NSA-approved cybersecurity law and policy course now available online

Cyber Scoop

Shannon Vavra

August 27th, 2019

Anyone who is interested in cybersecurity law and policy can now take an online course that was partly shaped by National Security Agency.

The course, which can be accessed through the CLARK Center, a curriculum management platform hosted at Towson University, touches on international and domestic cybersecurity law, cyber risk and technical details like how smartphones function, according to Anne McKenna, a Penn State professor who organized the course.

James Houck, director of Penn State’s Center for Security Research and Education, told CyberScoop that program will serve as a primer to the legal and technical details of offensive and defensive cyber-operations.

“What we’re trying to do … is create a framework for people who are trying to be introduced to cyber law, to offensive, defensive cyber operations, and for them to learn the fundamentals, the framework — and in our case legal authorities for how these work,” Houck said.

Houck clarified that although the NSA put out a Call for Proposal for the course’s creation, the course is unclassified and is not intended to cover internal NSA policy or business.

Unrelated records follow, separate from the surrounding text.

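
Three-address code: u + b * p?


Break into single-operator statements:
t1 = b * p
t2 = u + t1


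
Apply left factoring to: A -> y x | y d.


Common prefix: 'y'
Factored: A -> y A', A' -> x | d


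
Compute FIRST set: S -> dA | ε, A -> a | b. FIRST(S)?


Per alternative of S: FIRST(dA) = {d}; FIRST(ε) = {ε}
FIRST(S) = {d, ε}


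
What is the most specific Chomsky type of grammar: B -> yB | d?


Right-linear: every RHS is a terminal or a terminal followed by one nonterminal
Classification: Type 3 (Regular)


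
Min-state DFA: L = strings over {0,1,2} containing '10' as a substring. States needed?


KMP-style automaton: 2 progress states + 1 absorbing accept = 3
Minimal DFA: 3 states


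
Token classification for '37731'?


Pattern: digits only
Type: INTEGER_LITERAL


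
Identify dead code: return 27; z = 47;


statement follows a return and is unreachable
Dead: 'z = 47'


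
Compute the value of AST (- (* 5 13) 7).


Evaluate inner: (* 5 13) = 65
Evaluate root: (- 65 7) = 58
Result: 58


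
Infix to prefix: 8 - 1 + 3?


left-to-right (same/higher precedence on left): tree is (+ (- 8 1) 3)
Prefix: + - 8 1 3


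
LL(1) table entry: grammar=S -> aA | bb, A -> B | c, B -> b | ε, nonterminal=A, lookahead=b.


For [A, b]: 'b' ∈ FIRST(B)
Entry: A -> B


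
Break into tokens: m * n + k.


Scan left to right, longest-match per lexeme
Tokens: ID(m), OP(*), ID(n), OP(+), ID(k)


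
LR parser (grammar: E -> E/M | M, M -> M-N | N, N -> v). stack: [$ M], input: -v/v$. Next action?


shift '-' to continue M -> M-N
Action: shift


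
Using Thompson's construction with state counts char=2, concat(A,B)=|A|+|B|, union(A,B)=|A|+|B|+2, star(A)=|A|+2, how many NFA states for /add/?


Syntax tree has 3 char leaf(s), 0 union(s), 0 star(s)
chars contribute 3×2 = 6; each union adds +2; each star adds +2
Total: 6 + 0 + 0 = 6 states


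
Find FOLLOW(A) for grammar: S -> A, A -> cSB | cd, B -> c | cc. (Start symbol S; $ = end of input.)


$ ∈ FOLLOW(S). For each A -> αBβ: add FIRST(β)\{ε} to FOLLOW(B); if β nullable, add FOLLOW(A).
FOLLOW(A) = {$, c}


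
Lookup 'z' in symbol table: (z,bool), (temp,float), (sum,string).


Lookup 'z' → type bool


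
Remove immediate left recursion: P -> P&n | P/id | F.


Left-recursive alternatives: P&n, P/id; non-recursive: F
Introduce P': P -> FP', P' -> &nP' | /idP' | ε


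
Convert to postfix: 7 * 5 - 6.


Left to right (same or higher precedence on left)
Postfix: 7 5 * 6 -


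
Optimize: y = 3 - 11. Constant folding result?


3 - 11 = -8 at compile time
Optimized: y = -8


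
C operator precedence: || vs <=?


'<=' is relational (level 7); '||' is logical OR (level 1)
Higher level binds tighter
'<=' has higher precedence than '||'


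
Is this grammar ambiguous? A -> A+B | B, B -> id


precedence layered via separate nonterminal B: deterministic
Unambiguous


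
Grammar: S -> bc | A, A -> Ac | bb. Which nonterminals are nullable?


A nonterminal is nullable iff some alternative derives ε (directly, or every symbol in it is nullable)
Nullable: {}


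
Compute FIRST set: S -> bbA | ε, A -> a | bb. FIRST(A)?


Per alternative of A: FIRST(a) = {a}; FIRST(bb) = {b}
FIRST(A) = {a, b}


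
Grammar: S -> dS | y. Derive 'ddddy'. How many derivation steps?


Derivation: S => dS => ddS => dddS => ddddS => ddddy
Steps: 5


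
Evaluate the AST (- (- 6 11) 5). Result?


Evaluate inner: (- 6 11) = -5
Evaluate root: (- -5 5) = -10
Result: -10


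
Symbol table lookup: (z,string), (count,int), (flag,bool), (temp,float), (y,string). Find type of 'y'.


Lookup 'y' → type string


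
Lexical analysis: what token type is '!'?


Pattern: operator symbol
Type: OPERATOR


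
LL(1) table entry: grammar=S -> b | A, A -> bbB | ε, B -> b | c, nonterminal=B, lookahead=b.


For [B, b]: 'b' ∈ FIRST(b)
Entry: B -> b


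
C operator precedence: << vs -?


'-' is additive (level 9); '<<' is shift (level 8)
Higher level binds tighter
'-' has higher precedence than '<<'


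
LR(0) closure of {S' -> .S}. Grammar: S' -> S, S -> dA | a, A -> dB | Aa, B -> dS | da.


Start: S' -> .S
For each item with dot before a nonterminal B, add B -> .γ for every B-production
Closure: [S' -> .S, S -> .dA, S -> .a]


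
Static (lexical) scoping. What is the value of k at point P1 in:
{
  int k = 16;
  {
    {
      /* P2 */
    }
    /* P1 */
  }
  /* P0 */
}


P1's block does not declare k; resolves to the enclosing declaration at depth 0
k = 16


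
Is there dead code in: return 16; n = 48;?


statement follows a return and is unreachable
Dead: 'n = 48'


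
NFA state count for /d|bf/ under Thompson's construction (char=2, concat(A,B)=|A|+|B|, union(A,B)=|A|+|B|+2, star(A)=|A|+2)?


Syntax tree has 3 char leaf(s), 1 union(s), 0 star(s)
chars contribute 3×2 = 6; each union adds +2; each star adds +2
Total: 6 + 2 + 0 = 8 states


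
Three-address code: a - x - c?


Break into single-operator statements:
t1 = a - x
t2 = t1 - c


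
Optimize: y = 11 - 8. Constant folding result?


11 - 8 = 3 at compile time
Optimized: y = 3


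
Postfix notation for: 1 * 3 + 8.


Left to right (same or higher precedence on left)
Postfix: 1 3 * 8 +


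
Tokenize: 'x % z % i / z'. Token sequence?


Scan left to right, longest-match per lexeme
Tokens: ID(x), OP(%), ID(z), OP(%), ID(i), OP(/), ID(z)


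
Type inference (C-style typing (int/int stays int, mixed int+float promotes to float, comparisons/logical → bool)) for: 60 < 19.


Operand types: int < int
Rule: comparison yields bool
Result type: bool


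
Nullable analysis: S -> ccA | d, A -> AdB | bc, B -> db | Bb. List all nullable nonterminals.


A nonterminal is nullable iff some alternative derives ε (directly, or every symbol in it is nullable)
Nullable: {}


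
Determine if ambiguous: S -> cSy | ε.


balanced c^n…y^n: each string has a unique parse
Unambiguous


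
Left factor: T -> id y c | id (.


Common prefix: 'id'
Factored: T -> id T', T' -> y c | (


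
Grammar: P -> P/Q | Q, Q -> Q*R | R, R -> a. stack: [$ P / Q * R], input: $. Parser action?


handle 'Q*R' on top
Action: reduce (Q -> Q*R)


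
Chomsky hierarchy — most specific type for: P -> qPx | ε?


Single nonterminal LHS, but q^n x^n is not regular
Classification: Type 2 (Context-Free)


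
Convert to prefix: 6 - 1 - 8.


left-to-right (same/higher precedence on left): tree is (- (- 6 1) 8)
Prefix: - - 6 1 8


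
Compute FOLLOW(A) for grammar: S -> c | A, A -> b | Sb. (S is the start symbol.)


$ ∈ FOLLOW(S). For each A -> αBβ: add FIRST(β)\{ε} to FOLLOW(B); if β nullable, add FOLLOW(A).
FOLLOW(A) = {$, b}


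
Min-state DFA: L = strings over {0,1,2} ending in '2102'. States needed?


Track the longest suffix of input matching a prefix of '2102': 5 classes (prefixes of length 0..4)
Minimal DFA: 5 states


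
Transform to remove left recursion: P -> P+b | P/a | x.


Left-recursive alternatives: P+b, P/a; non-recursive: x
Introduce P': P -> xP', P' -> +bP' | /aP' | ε


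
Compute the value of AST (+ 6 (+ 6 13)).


Evaluate inner: (+ 6 13) = 19
Evaluate root: (+ 6 19) = 25
Result: 25


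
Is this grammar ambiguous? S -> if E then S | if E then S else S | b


dangling else: 'if E then if E then b else b' parses two ways
Ambiguous


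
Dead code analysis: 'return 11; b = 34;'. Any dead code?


statement follows a return and is unreachable
Dead: 'b = 34'


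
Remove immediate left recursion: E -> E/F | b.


Left-recursive alternatives: E/F; non-recursive: b
Introduce E': E -> bE', E' -> /FE' | ε


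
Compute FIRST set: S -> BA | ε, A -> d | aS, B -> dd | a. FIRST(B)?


Per alternative of B: FIRST(dd) = {d}; FIRST(a) = {a}
FIRST(B) = {a, d}


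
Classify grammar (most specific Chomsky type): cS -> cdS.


LHS has context (more than one symbol) and |LHS| ≤ |RHS|
Classification: Type 1 (Context-Sensitive)


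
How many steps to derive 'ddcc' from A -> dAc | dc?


Derivation: A => dAc => ddcc
Steps: 2


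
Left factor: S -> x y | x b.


Common prefix: 'x'
Factored: S -> x S', S' -> y | b


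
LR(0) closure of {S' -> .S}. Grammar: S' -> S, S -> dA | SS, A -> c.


Start: S' -> .S
For each item with dot before a nonterminal B, add B -> .γ for every B-production
Closure: [S' -> .S, S -> .dA, S -> .SS]


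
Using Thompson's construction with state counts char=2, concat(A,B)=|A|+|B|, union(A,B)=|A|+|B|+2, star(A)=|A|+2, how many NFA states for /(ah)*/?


Syntax tree has 2 char leaf(s), 0 union(s), 1 star(s)
chars contribute 2×2 = 4; each union adds +2; each star adds +2
Total: 4 + 0 + 2 = 6 states


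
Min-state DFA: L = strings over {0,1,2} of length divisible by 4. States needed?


Track length mod 4: states 0..3, accept at 0
Minimal DFA: 4 states


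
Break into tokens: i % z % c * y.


Scan left to right, longest-match per lexeme
Tokens: ID(i), OP(%), ID(z), OP(%), ID(c), OP(*), ID(y)


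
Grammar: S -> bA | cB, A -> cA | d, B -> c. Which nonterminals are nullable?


A nonterminal is nullable iff some alternative derives ε (directly, or every symbol in it is nullable)
Nullable: {}


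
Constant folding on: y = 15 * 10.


15 * 10 = 150 at compile time
Optimized: y = 150


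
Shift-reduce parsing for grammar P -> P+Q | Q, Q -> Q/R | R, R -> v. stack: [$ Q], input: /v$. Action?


shift '/' to continue Q -> Q/R
Action: shift


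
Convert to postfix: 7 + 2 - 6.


Left to right (same or higher precedence on left)
Postfix: 7 2 + 6 -


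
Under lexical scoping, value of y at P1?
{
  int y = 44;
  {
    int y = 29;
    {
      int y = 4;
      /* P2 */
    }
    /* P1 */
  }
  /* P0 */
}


y declared in the same block as P1
y = 29


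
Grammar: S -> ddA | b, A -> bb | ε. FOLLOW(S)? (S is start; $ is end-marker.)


$ ∈ FOLLOW(S). For each A -> αBβ: add FIRST(β)\{ε} to FOLLOW(B); if β nullable, add FOLLOW(A).
FOLLOW(S) = {$}


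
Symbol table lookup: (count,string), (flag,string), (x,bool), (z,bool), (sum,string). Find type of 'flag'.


Lookup 'flag' → type string


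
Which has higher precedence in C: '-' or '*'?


'*' is multiplicative (level 10); '-' is additive (level 9)
Higher level binds tighter
'*' has higher precedence than '-'


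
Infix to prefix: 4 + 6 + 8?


left-to-right (same/higher precedence on left): tree is (+ (+ 4 6) 8)
Prefix: + + 4 6 8


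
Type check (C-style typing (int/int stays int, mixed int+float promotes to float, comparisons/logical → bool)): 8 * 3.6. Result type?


Operand types: int * float
Rule: mixed int/float promotes to float; int/int stays int
Result type: float


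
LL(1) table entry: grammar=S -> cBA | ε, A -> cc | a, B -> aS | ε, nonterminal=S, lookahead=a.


For [S, a]: ε is nullable and 'a' ∈ FOLLOW(S)
Entry: S -> ε


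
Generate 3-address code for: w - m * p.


Break into single-operator statements:
t1 = m * p
t2 = w - t1


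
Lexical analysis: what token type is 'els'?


Pattern: letter/underscore followed by alphanumerics, not a keyword
Type: IDENTIFIER


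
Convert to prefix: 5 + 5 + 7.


left-to-right (same/higher precedence on left): tree is (+ (+ 5 5) 7)
Prefix: + + 5 5 7


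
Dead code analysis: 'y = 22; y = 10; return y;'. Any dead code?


first assignment to y is overwritten before any read
Dead: 'y = 22'


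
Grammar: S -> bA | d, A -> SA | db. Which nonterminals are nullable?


A nonterminal is nullable iff some alternative derives ε (directly, or every symbol in it is nullable)
Nullable: {}


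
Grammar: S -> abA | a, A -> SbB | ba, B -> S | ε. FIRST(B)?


Per alternative of B: FIRST(S) = {a}; FIRST(ε) = {ε}
FIRST(B) = {a, ε}


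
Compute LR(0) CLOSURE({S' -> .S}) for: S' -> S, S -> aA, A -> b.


Start: S' -> .S
For each item with dot before a nonterminal B, add B -> .γ for every B-production
Closure: [S' -> .S, S -> .aA]


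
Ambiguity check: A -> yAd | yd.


balanced y^n…d^n: each string has a unique parse
Unambiguous


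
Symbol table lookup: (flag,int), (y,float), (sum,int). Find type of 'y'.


Lookup 'y' → type float


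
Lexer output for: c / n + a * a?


Scan left to right, longest-match per lexeme
Tokens: ID(c), OP(/), ID(n), OP(+), ID(a), OP(*), ID(a)


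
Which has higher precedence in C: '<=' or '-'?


'-' is additive (level 9); '<=' is relational (level 7)
Higher level binds tighter
'-' has higher precedence than '<='


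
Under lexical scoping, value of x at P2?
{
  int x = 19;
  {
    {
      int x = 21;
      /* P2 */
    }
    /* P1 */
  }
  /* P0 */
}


x declared in the same block as P2
x = 21


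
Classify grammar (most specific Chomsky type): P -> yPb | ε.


Single nonterminal LHS, but y^n b^n is not regular
Classification: Type 2 (Context-Free)


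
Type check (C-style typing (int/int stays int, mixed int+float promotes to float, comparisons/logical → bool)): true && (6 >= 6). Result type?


Operand types: bool && bool
Rule: logical operators take bool operands and yield bool
Result type: bool


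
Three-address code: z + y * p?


Break into single-operator statements:
t1 = y * p
t2 = z + t1


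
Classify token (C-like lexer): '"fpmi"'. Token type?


Pattern: double-quoted sequence
Type: STRING_LITERAL


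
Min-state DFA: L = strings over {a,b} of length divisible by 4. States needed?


Track length mod 4: states 0..3, accept at 0
Minimal DFA: 4 states


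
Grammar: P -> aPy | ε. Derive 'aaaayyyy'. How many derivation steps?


Derivation: P => aPy => aaPyy => aaaPyyy => aaaaPyyyy => aaaayyyy
Steps: 5


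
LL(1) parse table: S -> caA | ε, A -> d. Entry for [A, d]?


For [A, d]: 'd' ∈ FIRST(d)
Entry: A -> d


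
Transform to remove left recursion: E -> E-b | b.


Left-recursive alternatives: E-b; non-recursive: b
Introduce E': E -> bE', E' -> -bE' | ε


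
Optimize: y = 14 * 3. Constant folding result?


14 * 3 = 42 at compile time
Optimized: y = 42


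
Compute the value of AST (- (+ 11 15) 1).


Evaluate inner: (+ 11 15) = 26
Evaluate root: (- 26 1) = 25
Result: 25


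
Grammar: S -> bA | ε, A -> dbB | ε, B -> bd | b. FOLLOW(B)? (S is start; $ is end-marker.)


$ ∈ FOLLOW(S). For each A -> αBβ: add FIRST(β)\{ε} to FOLLOW(B); if β nullable, add FOLLOW(A).
FOLLOW(B) = {$}


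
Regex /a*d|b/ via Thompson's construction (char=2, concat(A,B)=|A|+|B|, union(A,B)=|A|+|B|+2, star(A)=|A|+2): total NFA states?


Syntax tree has 3 char leaf(s), 1 union(s), 1 star(s)
chars contribute 3×2 = 6; each union adds +2; each star adds +2
Total: 6 + 2 + 2 = 10 states


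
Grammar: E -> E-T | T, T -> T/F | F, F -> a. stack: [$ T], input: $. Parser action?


lookahead ∉ {/} so T won't extend; reduce E -> T
Action: reduce (E -> T)


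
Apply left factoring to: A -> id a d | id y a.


Common prefix: 'id'
Factored: A -> id A', A' -> a d | y a


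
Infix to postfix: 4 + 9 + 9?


Left to right (same or higher precedence on left)
Postfix: 4 9 + 9 +


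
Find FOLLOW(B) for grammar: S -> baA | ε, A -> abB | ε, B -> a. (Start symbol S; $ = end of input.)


$ ∈ FOLLOW(S). For each A -> αBβ: add FIRST(β)\{ε} to FOLLOW(B); if β nullable, add FOLLOW(A).
FOLLOW(B) = {$}


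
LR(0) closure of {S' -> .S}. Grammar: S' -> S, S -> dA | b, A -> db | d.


Start: S' -> .S
For each item with dot before a nonterminal B, add B -> .γ for every B-production
Closure: [S' -> .S, S -> .dA, S -> .b]


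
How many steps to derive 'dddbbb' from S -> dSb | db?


Derivation: S => dSb => ddSbb => dddbbb
Steps: 3


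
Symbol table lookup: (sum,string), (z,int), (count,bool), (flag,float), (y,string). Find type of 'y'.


Lookup 'y' → type string


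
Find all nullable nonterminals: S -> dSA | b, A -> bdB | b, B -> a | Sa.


A nonterminal is nullable iff some alternative derives ε (directly, or every symbol in it is nullable)
Nullable: {}


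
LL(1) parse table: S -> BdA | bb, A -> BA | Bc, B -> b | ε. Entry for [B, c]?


For [B, c]: ε is nullable and 'c' ∈ FOLLOW(B)
Entry: B -> ε


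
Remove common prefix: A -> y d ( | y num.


Common prefix: 'y'
Factored: A -> y A', A' -> d ( | num


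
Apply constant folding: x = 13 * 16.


13 * 16 = 208 at compile time
Optimized: x = 208


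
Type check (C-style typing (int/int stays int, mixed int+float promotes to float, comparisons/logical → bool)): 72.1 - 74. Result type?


Operand types: float - int
Rule: mixed int/float promotes to float; int/int stays int
Result type: float


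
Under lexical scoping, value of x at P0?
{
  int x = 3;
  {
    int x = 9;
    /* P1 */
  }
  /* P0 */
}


x declared in the same block as P0
x = 3


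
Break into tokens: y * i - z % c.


Scan left to right, longest-match per lexeme
Tokens: ID(y), OP(*), ID(i), OP(-), ID(z), OP(%), ID(c)


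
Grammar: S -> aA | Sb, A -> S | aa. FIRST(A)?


Per alternative of A: FIRST(S) = {a}; FIRST(aa) = {a}
FIRST(A) = {a}


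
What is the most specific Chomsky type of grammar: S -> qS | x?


Right-linear: every RHS is a terminal or a terminal followed by one nonterminal
Classification: Type 3 (Regular)


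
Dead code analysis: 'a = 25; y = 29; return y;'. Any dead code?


a is assigned but never read
Dead: 'a = 25'


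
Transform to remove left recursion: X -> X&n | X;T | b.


Left-recursive alternatives: X&n, X;T; non-recursive: b
Introduce X': X -> bX', X' -> &nX' | ;TX' | ε


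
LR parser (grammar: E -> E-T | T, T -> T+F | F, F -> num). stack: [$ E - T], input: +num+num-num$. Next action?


'+' can extend T; shift to build T -> T+F
Action: shift


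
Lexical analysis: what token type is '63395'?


Pattern: digits only
Type: INTEGER_LITERAL


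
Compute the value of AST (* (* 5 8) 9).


Evaluate inner: (* 5 8) = 40
Evaluate root: (* 40 9) = 360
Result: 360


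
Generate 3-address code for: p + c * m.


Break into single-operator statements:
t1 = c * m
t2 = p + t1


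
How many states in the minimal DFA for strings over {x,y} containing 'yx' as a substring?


KMP-style automaton: 2 progress states + 1 absorbing accept = 3
Minimal DFA: 3 states


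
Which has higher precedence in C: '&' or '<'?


'<' is relational (level 7); '&' is bitwise AND (level 5)
Higher level binds tighter
'<' has higher precedence than '&'


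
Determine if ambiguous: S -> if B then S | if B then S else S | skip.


dangling else: 'if B then if B then skip else skip' parses two ways
Ambiguous


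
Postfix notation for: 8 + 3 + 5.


Left to right (same or higher precedence on left)
Postfix: 8 3 + 5 +


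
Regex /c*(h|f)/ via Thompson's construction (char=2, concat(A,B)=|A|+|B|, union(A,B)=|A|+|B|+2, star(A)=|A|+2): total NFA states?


Syntax tree has 3 char leaf(s), 1 union(s), 1 star(s)
chars contribute 3×2 = 6; each union adds +2; each star adds +2
Total: 6 + 2 + 2 = 10 states


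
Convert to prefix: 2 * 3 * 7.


left-to-right (same/higher precedence on left): tree is (* (* 2 3) 7)
Prefix: * * 2 3 7


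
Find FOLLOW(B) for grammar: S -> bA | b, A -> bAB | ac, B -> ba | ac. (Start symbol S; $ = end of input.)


$ ∈ FOLLOW(S). For each A -> αBβ: add FIRST(β)\{ε} to FOLLOW(B); if β nullable, add FOLLOW(A).
FOLLOW(B) = {$, a, b}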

“The concept is: We create curriculum for the NSA, the NSA then, without centering it or trying to modify it, makes this curriculum available to professors around the country,” Houck said.

Although the course is not necessarily about NSA operations, taking the course could help future government employment applications stand out. The course description notes it may prepare students for “potential future employment with the U.S. Government in the cybersecurity field.”

The federal government has acknowledged it has particular challenges when it comes to hiring and retaining cybersecurity talent; the departments of Commerce and Homeland Security noted just last year the government “needs immediate and sustained improvements in its cybersecurity workforce situation.”

“Employers increasingly are concerned about the relevance of cybersecurity-related education programs in meeting the needs of their organizations,” the 2018 report notes. “Globally, projections suggest a cybersecurity workforce shortage of 1.8 million by 2022.”